Prefect (France)

A prefect (French: préfet, plural préfets) in France is the state's representative in a department or region. Subprefects (French: sous-préfets) are responsible for the subdivisions of departments, known as arrondissements. The office of a prefect is known as a prefecture and that of a subprefect as a subprefecture. Regional prefects are ex officio the departmental prefects of the regional prefecture.

Pascal Mailhos, then prefect of the Haute-Garonne department, in Toulouse in 2014

Prefects are tasked with upholding the law in the department they serve in, including controlling the actions of local authorities to ensure adhesion to national guidelines. They are authorised to sue local collectivities in the name of the state.[1]

Prefects are appointed by a decree of the President of France when presiding the Government's Council of Ministers, following a proposal by the Prime Minister and the Minister of the Interior.[2] They serve at the Government's discretion and can be replaced at any meeting of the Council of Ministers.

From 1982 to 1988, under the Socialist administration of President François Mitterrand, prefects were called commissaires de la République (the Republic's commissioners) and subprefects commissaires adjoints de la République (the Republic's deputy commissioners).[3]


Jean-Luc Videlaine, then prefect of the Finistère department, in dress uniform at Bastille Day 2015 in Brest
Uniform hat of a French prefect during the Second World War

The post of prefect was first created on 17 February 1800 by then-First Consul Napoléon Bonaparte.

Their roles were initially similar to those of the pre-revolutionary intendants.[4] Prefects were initially charged with supervising local governments in their department, ensuring that taxes flowed to Paris and supervising conscription at the local level.[5]

Currently, the main role of the prefect is defined in article 72 of the Constitution of France:

In the local governments of the Republic, the representative of the State, representing each member of the Government, is in charge of national interests, of administrative checks, and the respect of Law.

The exact role and attributions are defined in decrees, most notably decrees of 1964, 1982, 2004, each replacing the preceding one.

The prefect of the département containing the chef-lieu de région is also the préfet de région, or the prefect of the région.

Prefects operate under the minister of the interior. Their main missions include.
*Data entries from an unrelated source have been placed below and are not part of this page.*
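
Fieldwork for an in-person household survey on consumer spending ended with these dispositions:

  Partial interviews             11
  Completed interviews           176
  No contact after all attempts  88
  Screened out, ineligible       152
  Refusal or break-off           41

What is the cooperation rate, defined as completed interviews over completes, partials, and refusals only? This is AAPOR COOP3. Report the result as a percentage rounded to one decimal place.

77.2%

Numerator: 176
Base: 176 + 11 + 41 = 228
COOP3 = 176 / 228 = 0.7719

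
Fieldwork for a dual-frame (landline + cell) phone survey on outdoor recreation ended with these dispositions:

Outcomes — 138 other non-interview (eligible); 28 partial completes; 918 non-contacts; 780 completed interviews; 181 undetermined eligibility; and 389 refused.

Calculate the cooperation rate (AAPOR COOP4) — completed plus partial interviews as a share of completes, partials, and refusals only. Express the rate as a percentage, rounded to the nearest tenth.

67.5%

Top: 780 + 28 = 808
Denominator: 780 + 28 + 389 = 1197
COOP4 = 808 / 1197 = 0.6750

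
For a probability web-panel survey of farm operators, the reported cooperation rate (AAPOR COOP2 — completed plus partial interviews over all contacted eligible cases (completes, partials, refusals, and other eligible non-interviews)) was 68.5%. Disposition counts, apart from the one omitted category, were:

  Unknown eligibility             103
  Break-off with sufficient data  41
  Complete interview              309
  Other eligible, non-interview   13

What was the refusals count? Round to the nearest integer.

Top = 309 + 41 = 350
COOP2 = 350 / D = 0.685
D = 350 / 0.685 = 510.9
Rest of base = 363
refusals = 510.9 − 363 ≈ 148

148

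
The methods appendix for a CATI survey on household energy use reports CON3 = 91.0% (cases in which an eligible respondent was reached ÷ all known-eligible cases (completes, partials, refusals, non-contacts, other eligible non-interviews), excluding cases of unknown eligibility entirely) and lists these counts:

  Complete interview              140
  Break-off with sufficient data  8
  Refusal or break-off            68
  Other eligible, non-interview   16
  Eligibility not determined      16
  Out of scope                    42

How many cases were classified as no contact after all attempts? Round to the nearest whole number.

Num = 140 + 8 + 68 + 16 = 232
CON3 = 232 / D = 0.910
D = 232 / 0.910 = 254.9
Remaining denominator categories sum to 232
no contact after all attempts = 254.9 − 232 ≈ 23

23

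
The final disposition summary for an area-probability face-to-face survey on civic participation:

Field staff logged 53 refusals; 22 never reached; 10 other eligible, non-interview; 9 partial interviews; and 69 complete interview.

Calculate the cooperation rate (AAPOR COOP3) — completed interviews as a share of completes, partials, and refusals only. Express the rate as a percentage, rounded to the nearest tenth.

52.7%

Num = 69
Base = 69 + 9 + 53 = 131
COOP3 = 69 / 131 = 0.5267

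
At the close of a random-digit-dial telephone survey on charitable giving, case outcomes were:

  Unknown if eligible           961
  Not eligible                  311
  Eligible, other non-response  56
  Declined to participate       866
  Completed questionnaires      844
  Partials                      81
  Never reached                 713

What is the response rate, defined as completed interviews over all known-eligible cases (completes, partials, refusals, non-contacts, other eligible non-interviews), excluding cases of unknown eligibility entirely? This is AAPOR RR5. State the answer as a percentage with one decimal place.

Top = 844
Base = 844 + 81 + 866 + 713 + 56 = 2560
RR5 = 844 / 2560 = 0.3297

33.0%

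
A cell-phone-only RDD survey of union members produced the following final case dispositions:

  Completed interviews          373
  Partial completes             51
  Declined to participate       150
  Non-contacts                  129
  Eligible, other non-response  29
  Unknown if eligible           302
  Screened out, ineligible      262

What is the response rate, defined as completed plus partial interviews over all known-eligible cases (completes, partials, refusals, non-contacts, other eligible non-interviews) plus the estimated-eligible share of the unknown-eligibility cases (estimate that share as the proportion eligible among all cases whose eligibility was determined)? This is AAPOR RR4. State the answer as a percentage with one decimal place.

44.4%

Top: 373 + 51 = 424
Determined eligible: 373 + 51 + 150 + 129 + 29 = 732
e = 732 / (732 + 262) = 732 / 994 = 0.7364
Eligible share of unknowns: 0.7364 × 302 = 222.39
Denom: 732 + 222.39 = 954.39
RR4 = 424 / 954.39 = 0.4443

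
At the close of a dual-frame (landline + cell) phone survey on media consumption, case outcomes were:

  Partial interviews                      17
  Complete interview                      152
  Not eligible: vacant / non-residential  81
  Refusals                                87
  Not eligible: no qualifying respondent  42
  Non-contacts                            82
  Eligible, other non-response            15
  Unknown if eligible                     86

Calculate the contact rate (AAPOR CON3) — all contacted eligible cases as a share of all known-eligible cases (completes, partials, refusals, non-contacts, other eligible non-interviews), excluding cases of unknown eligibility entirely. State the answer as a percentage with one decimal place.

Out of scope = 42 + 81 = 123
Top = 152 + 17 + 87 + 15 = 271
Base = 152 + 17 + 87 + 82 + 15 = 353
CON3 = 271 / 353 = 0.7677

76.8%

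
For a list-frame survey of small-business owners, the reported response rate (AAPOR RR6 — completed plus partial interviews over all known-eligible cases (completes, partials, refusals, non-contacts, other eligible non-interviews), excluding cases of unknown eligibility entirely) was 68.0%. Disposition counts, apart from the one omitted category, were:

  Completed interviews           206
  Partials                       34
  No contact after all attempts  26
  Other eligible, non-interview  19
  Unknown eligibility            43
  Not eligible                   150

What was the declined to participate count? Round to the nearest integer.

Top = 206 + 34 = 240
RR6 = 240 / D = 0.680
D = 240 / 0.680 = 352.9
Remaining denominator categories sum to 285
declined to participate = 352.9 − 285 ≈ 68

68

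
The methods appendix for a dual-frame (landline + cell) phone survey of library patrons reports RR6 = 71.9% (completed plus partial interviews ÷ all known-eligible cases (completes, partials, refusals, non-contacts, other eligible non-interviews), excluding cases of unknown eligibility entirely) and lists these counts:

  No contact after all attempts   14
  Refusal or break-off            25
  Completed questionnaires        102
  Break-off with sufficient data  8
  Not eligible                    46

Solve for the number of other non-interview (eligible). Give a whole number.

Num = 102 + 8 = 110
RR6 = 110 / D = 0.719
D = 110 / 0.719 = 153.0
Remaining denominator categories sum to 149
other non-interview (eligible) = 153.0 − 149 ≈ 4

4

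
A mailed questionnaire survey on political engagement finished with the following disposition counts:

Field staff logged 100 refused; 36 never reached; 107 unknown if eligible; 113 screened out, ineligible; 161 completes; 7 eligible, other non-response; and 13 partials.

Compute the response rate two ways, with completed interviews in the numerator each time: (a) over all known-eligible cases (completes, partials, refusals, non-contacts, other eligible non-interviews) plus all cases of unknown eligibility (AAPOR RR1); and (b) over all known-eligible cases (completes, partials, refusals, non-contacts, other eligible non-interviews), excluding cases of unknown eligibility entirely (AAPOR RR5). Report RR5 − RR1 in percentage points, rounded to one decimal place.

12.8

Num: 161
Denom: 161 + 13 + 100 + 36 + 7 + 107 = 424
RR1 = 161 / 424 = 0.3797
Denom: 161 + 13 + 100 + 36 + 7 = 317
RR5 = 161 / 317 = 0.5079
Difference = 50.79 − 37.97 = 12.82 percentage points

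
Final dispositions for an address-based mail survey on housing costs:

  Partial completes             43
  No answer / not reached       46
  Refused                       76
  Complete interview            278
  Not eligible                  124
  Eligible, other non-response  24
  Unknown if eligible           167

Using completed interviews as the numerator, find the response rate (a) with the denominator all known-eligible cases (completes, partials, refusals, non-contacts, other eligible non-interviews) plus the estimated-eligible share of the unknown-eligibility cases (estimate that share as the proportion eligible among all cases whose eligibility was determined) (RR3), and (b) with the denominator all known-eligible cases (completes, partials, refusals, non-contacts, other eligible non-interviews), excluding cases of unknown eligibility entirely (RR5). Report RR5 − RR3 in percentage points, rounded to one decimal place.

13.1

Num → 278
Eligible (known) → 278 + 43 + 76 + 46 + 24 = 467
e = 467 / (467 + 124) = 467 / 591 = 0.7902
e × U → 0.7902 × 167 = 131.96
Denom → 467 + 131.96 = 598.96
RR3 = 278 / 598.96 = 0.4641
Denom → 278 + 43 + 76 + 46 + 24 = 467
RR5 = 278 / 467 = 0.5953
Difference = 59.53 − 46.41 = 13.12 percentage points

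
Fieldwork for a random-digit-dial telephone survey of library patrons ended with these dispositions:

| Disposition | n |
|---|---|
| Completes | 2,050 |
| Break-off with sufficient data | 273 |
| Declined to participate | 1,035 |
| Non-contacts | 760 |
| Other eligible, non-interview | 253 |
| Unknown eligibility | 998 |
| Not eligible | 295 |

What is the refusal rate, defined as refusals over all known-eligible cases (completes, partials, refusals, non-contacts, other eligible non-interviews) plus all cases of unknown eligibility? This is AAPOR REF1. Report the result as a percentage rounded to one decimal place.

19.3%

Num: 1035
Denom: 2050 + 273 + 1035 + 760 + 253 + 998 = 5369
REF1 = 1035 / 5369 = 0.1928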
  • representing the state to local governments;
  • security
  • safety
    • the decision to evacuate zones facing natural disasters; the organisation of relief operations;
  • responsibility for official documents, such as
  • ensuring respect for legality: officials working for the prefect verify the legality of decisions made by local governments and submit doubtful cases to administrative courts or to financial auditing courts.
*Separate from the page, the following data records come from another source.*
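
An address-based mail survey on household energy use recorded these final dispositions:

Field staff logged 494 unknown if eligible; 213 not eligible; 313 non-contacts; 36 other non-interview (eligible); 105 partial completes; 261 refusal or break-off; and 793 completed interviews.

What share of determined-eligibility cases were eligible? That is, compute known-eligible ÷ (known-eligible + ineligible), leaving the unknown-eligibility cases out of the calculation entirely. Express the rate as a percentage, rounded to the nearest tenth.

Determined eligible → 793 + 105 + 261 + 313 + 36 = 1508
e = 1508 / (1508 + 213) = 1508 / 1721 = 0.8762

87.6%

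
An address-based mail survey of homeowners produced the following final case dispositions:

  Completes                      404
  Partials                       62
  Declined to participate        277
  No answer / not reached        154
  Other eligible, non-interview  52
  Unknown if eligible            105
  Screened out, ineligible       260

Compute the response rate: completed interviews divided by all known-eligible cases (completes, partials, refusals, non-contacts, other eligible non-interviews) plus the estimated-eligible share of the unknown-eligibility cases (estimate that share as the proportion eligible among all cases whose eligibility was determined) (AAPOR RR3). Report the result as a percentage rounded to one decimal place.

Top = 404
Determined eligible = 404 + 62 + 277 + 154 + 52 = 949
e = 949 / (949 + 260) = 949 / 1209 = 0.7849
Eligible share of unknowns = 0.7849 × 105 = 82.41
Base = 949 + 82.41 = 1031.41
RR3 = 404 / 1031.41 = 0.3917

39.2%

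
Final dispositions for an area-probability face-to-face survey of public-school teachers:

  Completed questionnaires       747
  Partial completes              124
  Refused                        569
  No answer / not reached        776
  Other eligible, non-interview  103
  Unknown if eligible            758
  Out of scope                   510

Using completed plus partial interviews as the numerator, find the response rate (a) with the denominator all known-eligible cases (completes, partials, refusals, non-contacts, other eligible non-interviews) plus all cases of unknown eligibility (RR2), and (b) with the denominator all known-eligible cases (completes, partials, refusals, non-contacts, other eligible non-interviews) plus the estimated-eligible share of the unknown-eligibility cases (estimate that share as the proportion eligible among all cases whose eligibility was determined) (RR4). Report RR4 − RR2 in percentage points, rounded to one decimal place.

1.3

Top: 747 + 124 = 871
Denominator: 747 + 124 + 569 + 776 + 103 + 758 = 3077
RR2 = 871 / 3077 = 0.2831
Known eligible: 747 + 124 + 569 + 776 + 103 = 2319
e = 2319 / (2319 + 510) = 2319 / 2829 = 0.8197
e × U: 0.8197 × 758 = 621.33
Denominator: 2319 + 621.33 = 2940.33
RR4 = 871 / 2940.33 = 0.2962
Difference = 29.62 − 28.31 = 1.31 percentage points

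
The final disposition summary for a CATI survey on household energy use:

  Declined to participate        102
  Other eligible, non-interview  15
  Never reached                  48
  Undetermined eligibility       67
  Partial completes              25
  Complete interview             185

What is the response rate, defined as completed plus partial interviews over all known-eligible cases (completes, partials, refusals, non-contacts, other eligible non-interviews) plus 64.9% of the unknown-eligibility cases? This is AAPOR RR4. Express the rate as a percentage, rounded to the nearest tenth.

50.2%

Num → 185 + 25 = 210
Determined eligible → 185 + 25 + 102 + 48 + 15 = 375
e × U → 0.6490 × 67 = 43.48
Denom → 375 + 43.48 = 418.48
RR4 = 210 / 418.48 = 0.5018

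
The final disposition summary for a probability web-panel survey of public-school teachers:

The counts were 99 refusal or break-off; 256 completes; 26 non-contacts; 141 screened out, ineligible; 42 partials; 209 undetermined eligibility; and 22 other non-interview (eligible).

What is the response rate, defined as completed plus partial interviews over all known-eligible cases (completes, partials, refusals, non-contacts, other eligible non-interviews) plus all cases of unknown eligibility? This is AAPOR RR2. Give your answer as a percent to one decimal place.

45.6%

Num → 256 + 42 = 298
Denom → 256 + 42 + 99 + 26 + 22 + 209 = 654
RR2 = 298 / 654 = 0.4557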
Prefects may issue administrative orders in areas falling within the competency of the national government, including general safety. For instance, they may prohibit the use of certain roads without special tyres in times of snow. The prohibition on smoking or leaving the motor running while filling the fuel tank of a motor vehicle is another example of a matter typically decided by a prefectoral administrative order.
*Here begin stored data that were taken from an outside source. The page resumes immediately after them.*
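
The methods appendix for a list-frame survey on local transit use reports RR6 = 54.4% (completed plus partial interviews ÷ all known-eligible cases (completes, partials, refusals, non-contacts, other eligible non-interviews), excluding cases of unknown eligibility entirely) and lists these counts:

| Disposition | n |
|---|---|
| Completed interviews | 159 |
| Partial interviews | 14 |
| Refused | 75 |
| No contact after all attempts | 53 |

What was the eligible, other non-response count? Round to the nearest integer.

Numerator = 159 + 14 = 173
RR6 = 173 / D = 0.544
D = 173 / 0.544 = 318.0
Remaining denominator categories sum to 301
eligible, other non-response = 318.0 − 301 ≈ 17

17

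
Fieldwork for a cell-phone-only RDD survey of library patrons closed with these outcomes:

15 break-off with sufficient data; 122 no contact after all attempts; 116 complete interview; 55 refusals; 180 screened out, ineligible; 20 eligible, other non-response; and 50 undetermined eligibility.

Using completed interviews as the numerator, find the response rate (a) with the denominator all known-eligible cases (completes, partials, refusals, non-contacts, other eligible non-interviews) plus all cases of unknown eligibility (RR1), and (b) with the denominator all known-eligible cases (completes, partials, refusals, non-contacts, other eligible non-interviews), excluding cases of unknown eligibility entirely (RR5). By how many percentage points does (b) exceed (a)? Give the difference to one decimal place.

4.7

Top → 116
Base → 116 + 15 + 55 + 122 + 20 + 50 = 378
RR1 = 116 / 378 = 0.3069
Base → 116 + 15 + 55 + 122 + 20 = 328
RR5 = 116 / 328 = 0.3537
Difference = 35.37 − 30.69 = 4.68 percentage points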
On official occasions, prefects wear uniforms.

For much of the time after 1800, the departments largely functioned as transmission belts for policies developed in Paris. As such, prefects originally had fairly extensive powers of supervision and control over departmental affairs. This was especially true during the Consulate and the First and Second Empires when even the most trivial local matter had to be referred to the prefect. Since 1982, local government has been progressively decentralized, and the prefect's role has largely been limited to preventing local policies from conflicting with national policy.